Malware has proven increasingly difficult to detect via signature or heuristic-based methods, which means most Antivirus (AV) programs are woefully ineffective against mutating malware, and especially ineffective against APT attacks (Advanced Persistent Threats). Typical malware consists of about 10,000 lines of code. Changing only 1% of the code renders most AV ineffective.
Five to six years ago marked the beginning of the use of machine learning to solve non-linear problems such as facial recognition or understanding malware, and what features one needs to extract to uniquely identify such programs. Other techniques, such as sandboxing and machine-based techniques, are not as fast nor as accurate as Deep Learning.
To implement the Deep Learning, Deep Instinct constructed a large neural network in a laboratory, and trained its program against a very large set of malware samples. The training is done on databases of tens of millions of malicious and legitimate files. The output of this continuous training is a prediction model that can be sent to the protected device enabling detection and prevention in real-time.

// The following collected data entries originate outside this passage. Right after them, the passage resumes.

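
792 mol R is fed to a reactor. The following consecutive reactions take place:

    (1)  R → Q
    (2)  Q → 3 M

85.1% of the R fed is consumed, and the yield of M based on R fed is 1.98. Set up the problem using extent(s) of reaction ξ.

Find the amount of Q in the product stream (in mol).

Conversion of R: R consumed = 1ξ₁ = 0.851 × 792 → ξ₁ = 674 mol.
Yield of M: 3ξ₂ / 792 = 1.98 → ξ₂ = 522.7 mol.
Outlet amounts (n = n₀ + Σ ν·ξ):
  R: 792 − 1(674) = 118
  Q: 0 + 1(674) − 1(522.7) = 151.3
  M: 0 + 3(522.7) = 1568

151 mol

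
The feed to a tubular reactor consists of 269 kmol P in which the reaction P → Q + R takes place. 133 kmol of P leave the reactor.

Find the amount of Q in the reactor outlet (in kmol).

For P: n = n₀ − 1ξ → 133 = 269 − 1ξ, giving ξ = 136 kmol.
Outlet amounts (n = n₀ + ν ξ):
  P: 269 − 1(136) = 133
  Q: 0 + 1(136) = 136
  R: 0 + 1(136) = 136

136 kmol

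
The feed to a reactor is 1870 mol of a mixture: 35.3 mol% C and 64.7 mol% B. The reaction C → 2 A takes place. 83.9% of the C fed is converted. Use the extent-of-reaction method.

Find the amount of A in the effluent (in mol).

C reacted = 0.839 × 660.1 = 553.8 mol; ν_C = −1, so ξ = 553.8/1 = 553.8 mol.
Outlet amounts (n = n₀ + ν ξ):
  C: 660.1 − 1(553.8) = 106.3
  A: 0 + 2(553.8) = 1108
  B: 1210 (inert)

1110 mol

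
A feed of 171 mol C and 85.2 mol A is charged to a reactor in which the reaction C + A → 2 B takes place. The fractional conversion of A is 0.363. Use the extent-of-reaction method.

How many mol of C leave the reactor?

140 mol

A reacted = 0.363 × 85.2 = 30.93 mol; ν_A = −1, so ξ = 30.93/1 = 30.93 mol.
Outlet amounts (n = n₀ + ν ξ):
  C: 171 − 1(30.93) = 140.1
  A: 85.2 − 1(30.93) = 54.27
  B: 0 + 2(30.93) = 61.86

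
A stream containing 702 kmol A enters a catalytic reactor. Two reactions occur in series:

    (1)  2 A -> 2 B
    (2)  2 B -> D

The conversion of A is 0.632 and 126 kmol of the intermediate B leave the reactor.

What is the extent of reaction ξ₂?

Conversion of A: A consumed = 2ξ₁ = 0.632 × 702 → ξ₁ = 221.8 kmol.
B balance: n_B = 0 + 2ξ₁ − 2ξ₂ = 126 → ξ₂ = (2·221.8 − 126)/2 = 158.8 kmol.
Outlet amounts (n = n₀ + Σ ν·ξ):
  A: 702 − 2(221.8) = 258.3
  B: 0 + 2(221.8) − 2(158.8) = 126
  D: 0 + 1(158.8) = 158.8

ξ₂ = 159 kmol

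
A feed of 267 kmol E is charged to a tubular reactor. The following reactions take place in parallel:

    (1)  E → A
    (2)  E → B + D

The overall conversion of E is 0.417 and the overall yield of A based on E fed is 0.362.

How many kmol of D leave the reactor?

14.7 kmol

Yield of A: 1ξ₁ / 267 = 0.362 → ξ₁ = 96.65 kmol.
Conversion of E: 1ξ₁ + 1ξ₂ = 0.417 × 267 = 111.3 → ξ₂ = 14.69 kmol.
Outlet amounts (n = n₀ + Σ ν·ξ):
  E: 267 − 1(96.65) − 1(14.69) = 155.7
  A: 0 + 1(96.65) = 96.65
  B: 0 + 1(14.69) = 14.69
  D: 0 + 1(14.69) = 14.69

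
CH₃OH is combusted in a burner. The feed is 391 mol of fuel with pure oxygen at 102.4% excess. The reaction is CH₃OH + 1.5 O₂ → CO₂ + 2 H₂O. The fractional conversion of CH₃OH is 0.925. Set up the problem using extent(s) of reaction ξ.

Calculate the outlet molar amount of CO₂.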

Because this solution – the neural network instance – itself cannot be updated, it runs very fast, in real time, and uses little computer power. The built –in recognition aspect from all the training is what powers Deep Instinct to claim a very low false positive rate, and conversely, a very high detection rate.But new neural network solutions may be pushed out, and the network administrator decides on the update interval, based on threat ecosystem, and Deep Instinct supplies updates.
In Q2 of this year, Deep Instinct hopes to have a traffic module to detect malware and APTs that it claims could replace a firewall, but it would more likely would serve as a useful adjunct. How do Deep Instinct’s methods compare to notable competitors, particularly to some of the emerging companies using advanced techniques? One such company, UK based Dark Trace, uses threat indicators for traffic and changed its detection method to use machine learning. Cybereason developed a different detection approach: It analyzes other threat patterns, such as external indicators, different domains, and threat intelligence.
According to Guy Caspi, the cyber attack from North Korea against Sony used a new, slight modification of existing malware that was not very sophisticated. The problem of malware detection is increasingly difficult for many companies to solve as the organization perimeter moves. Mobile access and the emergence of new threat actors has moved most organization cyber perimeters.
Some big companies may be investing in Deep Instinct, including Samsung, Qualcomm and Nvidia. There is a fee for the Deep Instinct appliance, and each endpoint will likely be priced at approximately $50-75 per instance, depending on volume. The mobile solution will be priced slightly more. This pricing is competitive with other players in this space.
Signature-based malware detection is becoming increasingly inaccurate and was never scalable. By breaking up malware into tiny “bits” and analyzing them via neural networks, Deep Instinct may have discovered an inherent characteristic of malware, one that can’t be changed by mutation if that malware is to retain its functionality. If true, Deep Instinct’s product is a game changer in the detection marketplace.
Update, 4/4/16, 2:25pm PT: Added clarification on the number of malware samples used. Added clarification on neural network updates. Added update to FireEye sandboxing.